Dan Wood: The Eponymous Weblog (Archives)

Dan Wood Dan Wood is co-owner of Karelia Software, creating programs for the Macintosh computer. He is the father of two kids, lives in the Bay Area of California USA, and prefers bicycles to cars. This site is his older weblog, which mostly covers geeky topics like Macs and Mac Programming. Go visit the current blog here.

Useful Tidbits and Egotistical Musings from Dan Wood

Categories: Business · Mac OS X · Cocoa Programming · General · All Categories

Sun, 28 Jan 2007

File Caching Schemes

I recently added an on-disk data cache in order to speeed up a slow aspect of my application. I've come up with caching solutions before, but I thought I'd take a fresh look at the problem.

If you look in the contents of ~/Library/Caches/ you will see that a lot of applications have some sort of cache in there. It turns out that many of them are actually just generated by NSURLRequest.

Figuring that Apple probably has given some thought to cache file organization, I took a close look at the structure of a typical application's cache folder.

A typical cache file sub-path is something like this:

13/02/4281199315-1410279211.cache

It appears that the first two directories are given a name of decimal 00 through 15; the actual file name is comprised of two decimal thirty-two-bit unsigned integers.

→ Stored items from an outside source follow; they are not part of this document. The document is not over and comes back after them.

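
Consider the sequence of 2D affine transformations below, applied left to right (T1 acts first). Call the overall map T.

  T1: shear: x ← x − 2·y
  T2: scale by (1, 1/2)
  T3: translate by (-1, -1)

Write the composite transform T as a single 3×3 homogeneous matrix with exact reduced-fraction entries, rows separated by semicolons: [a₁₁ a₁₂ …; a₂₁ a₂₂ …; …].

T1 = [1 -2 0; 0 1 0; 0 0 1]
T2·T1 = [1 -2 0; 0 1/2 0; 0 0 1]
T3·…·T1 = [1 -2 -1; 0 1/2 -1; 0 0 1]

T = [1 -2 -1; 0 1/2 -1; 0 0 1]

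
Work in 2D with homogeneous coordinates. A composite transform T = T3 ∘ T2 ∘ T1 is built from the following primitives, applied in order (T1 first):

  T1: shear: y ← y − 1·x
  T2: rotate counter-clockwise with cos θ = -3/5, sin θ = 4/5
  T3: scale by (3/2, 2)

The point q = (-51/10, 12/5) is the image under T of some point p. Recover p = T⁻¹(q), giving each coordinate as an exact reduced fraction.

p = (3, 5)

T1 = [1 0 0; -1 1 0; 0 0 1]
T2·T1 = [1/5 -4/5 0; 7/5 -3/5 0; 0 0 1]
T3·…·T1 = [3/10 -6/5 0; 14/5 -6/5 0; 0 0 1]
det M = 3; M⁻¹ = [-2/5 2/5 0; -14/15 1/10 0; 0 0 1]
M⁻¹ · (-51/10, 12/5)ᵀ = (3, 5)ᵀ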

Therefore, each cache entry is indexed by, essentially, 2^72 or a nine-byte number. A hash function that reduces to 72 bits is obviously going to have a fair number of collisions, so the cache file needs to store the source URL in the file itself. I'm guessing that a cache file of this type stores multiple data for each hash value, rather than just punting if a hash doesn't match, but I haven't tried digging into the binary format to confirm this.

What I did for my needs was to start out similarly to Apple's approach, creating two levels of directories based on the first eight bits of the hash value. I'm not that familiar with the intracacies of file systems, but I am guessing that Apple used this technique for a reason. (If any reader has any further insight on this, I'd be curious to learn more about it in the comments.)

For the hashing, I decided to use an SHA1 hash on the source URL, which hashes to 20 bytes (160 bits), way less likely to have a collision than Apple's 72-bit hash. (So much so, in fact, that I just didn't deal with the possibility of collision; it's not that important. I just store the actual binary data in the cache file.) The first byte of the hash determines the two enclosing folders, the last nineteen bytes get converted to hexadecimal for the long file name. So a typical path looks like this:

05/07/f1e53115eb37b4e4df9e1879bc530daa65666e.tiff

I'm not married to this particular approach; in fact it's not being used in any production code yet. I'm curious if any readers have come up with similar or different approaches, or even found (or written) a nice API around the notion of cache files. I'm happy to throw away this technique if somebody else has come up with a better solution!

Update: Just to clarify, the reason I'm coming up with my own caching scheme is that the data that I want to cache do not come from URL requests. They are generated thumbnails of images and quicktime movies. It would be great if apple exposed something that would allow me to use their system but with my own data.